According to Google’s Gemini AI (or whatever it is now being called as the big tech companies vie for AI dominance), “methane is a more potent greenhouse gas than carbon dioxide (CO2) in the short term, but it breaks down in the atmosphere after several decades, while CO2 can remain for over a century. According to RMI [Rocky Mountain Institute, one of the leading NGO climate research consultancies], leaks and flares send a lot of methane right into the air:
Natural gas and coal have similar climate risks when considering net emissions from all greenhouse gases, including methane, CO2, and sulfur dioxide, if methane leaks are only 0.2%. However, a 2011 study co-authored by Robert Howarth found that up to 7.9% of methane from gas production is leaked into the atmosphere, which could make gas a greater contributor to warming than coal in the short term.

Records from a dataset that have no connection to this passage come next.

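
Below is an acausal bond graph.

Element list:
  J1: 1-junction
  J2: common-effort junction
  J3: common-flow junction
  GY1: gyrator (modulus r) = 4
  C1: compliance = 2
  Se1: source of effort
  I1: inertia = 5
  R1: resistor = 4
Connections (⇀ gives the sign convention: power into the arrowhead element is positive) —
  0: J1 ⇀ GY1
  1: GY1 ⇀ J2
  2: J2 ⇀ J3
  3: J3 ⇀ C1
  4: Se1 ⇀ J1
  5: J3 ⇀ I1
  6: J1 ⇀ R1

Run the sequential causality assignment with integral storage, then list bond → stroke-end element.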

If you want more on this issue, check out the RMI article titled “Reality Check: US Natural Gas Is Not a ‘Cleaner’ Alternative Fuel” that shows that there’s a big difference between methane in theory and methane in practice. It turns out that in practice, methane leaks at every step of the process, from “production and processing, transport, liquefaction, regasification, and different end uses,” and that’s not even including the millions worldwide of uncapped or poorly capped wells that no longer produce, but still leak methane, mainly from slopping industry practices, also known as being cheap to help profits. By the way, the industry term for these abandoned wells is “zombie wells.”
McKibben points out that ExxonMobil made $36 billion in 2023, while Chevron made $21 billion, and as you know, there are many other giant oil companies whose profits could be added here. The fossil fuel industry has spent, McKibben claims, “at least a billion on lobbying in the past decade,” but that’s just him being polite, since there’s been a ton more of dark money getting spread around that is by the very definition hard to count (Thanks, Citizens United!).
McKibben also wonders if Trump, with his blatant appeal to Big Oil, may help shape the coming election. “[W]e have six months left to grapple with the fact that a second Trump term will do incalculable damage on a geological time scale.”
I, for one, am all in favor of lowering the temperature of global warming ASAP, instead of throwing gasoline on the fire of climate change.